Empat minggu setelah letusan Krakatau, kapal-kapal yang melintas selat
sunda dan Samudera Hindia selalu menemui kumpulan batuapung menghampar
di lautan dan terkadang menemui mayat manusia atau hewan di atasnya.
Debu dari letusan Krakatau menyebar
hingga 2.500 km terbawa angin segera setelah letusan terjadi. Partikel
gas dan sulfur dioksida bergabung dengan hidrogen di stratosfer
menghasilkan hujan asam sulfur. Aerosol yang dihasilkan juga menghalangi
sinar matahari dan menurunkan suhu di 70% belahan dunia walaupun tidak
seluas dari letusan Tambora (1815). Setidaknya 3 tahun lamanya langit
dunia membiaskan warna yang tidak biasa dan adanya efek halo pada
matahari dan bulan.
Empat puluh tahun setelah erupsi pada 29
Desember 1927, sejumlah nelayan terkejut dengan dengan kehadiran asap
dan semburan gas di tengah laut pada lokasi erupsi Krakatau terdahulu.
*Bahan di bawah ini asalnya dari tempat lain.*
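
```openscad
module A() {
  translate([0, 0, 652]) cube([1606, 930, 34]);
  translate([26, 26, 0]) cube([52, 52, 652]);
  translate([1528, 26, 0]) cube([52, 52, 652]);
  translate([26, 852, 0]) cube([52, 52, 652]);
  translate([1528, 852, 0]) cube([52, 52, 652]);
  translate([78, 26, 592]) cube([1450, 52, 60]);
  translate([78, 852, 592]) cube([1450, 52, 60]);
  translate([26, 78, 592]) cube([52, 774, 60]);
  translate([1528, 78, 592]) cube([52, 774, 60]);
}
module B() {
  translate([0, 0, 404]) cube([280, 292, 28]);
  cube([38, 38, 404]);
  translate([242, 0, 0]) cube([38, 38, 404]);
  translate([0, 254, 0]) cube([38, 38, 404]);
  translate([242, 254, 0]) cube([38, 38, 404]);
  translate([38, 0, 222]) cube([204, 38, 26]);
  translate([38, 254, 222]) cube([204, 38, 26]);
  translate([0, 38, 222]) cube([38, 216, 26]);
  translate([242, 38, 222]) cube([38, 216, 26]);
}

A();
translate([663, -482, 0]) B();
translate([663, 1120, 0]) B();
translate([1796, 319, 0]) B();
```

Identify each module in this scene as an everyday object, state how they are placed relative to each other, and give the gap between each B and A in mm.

Each stool's nearest face is 190 mm from the table's bounding box.

A is a table. B is a stool. Three stools sit around the table at the −y, +y, +x sides. The gap between each stool and the table is 190 mm.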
Seiring waktu, fenomena semburan asap dan gas itu berkembang menjadi
sebuah gunungapi dengan ketinggian saati ini tercatat 180 m dan luas
area 10 km2 yang diberinama Anak Krakatau. Anak Krakatau dinobatkan
sebagai laboratorium alam menyediakan proses regenerasi biologi secara
natural dari kepunahan Krakatau terdahulu.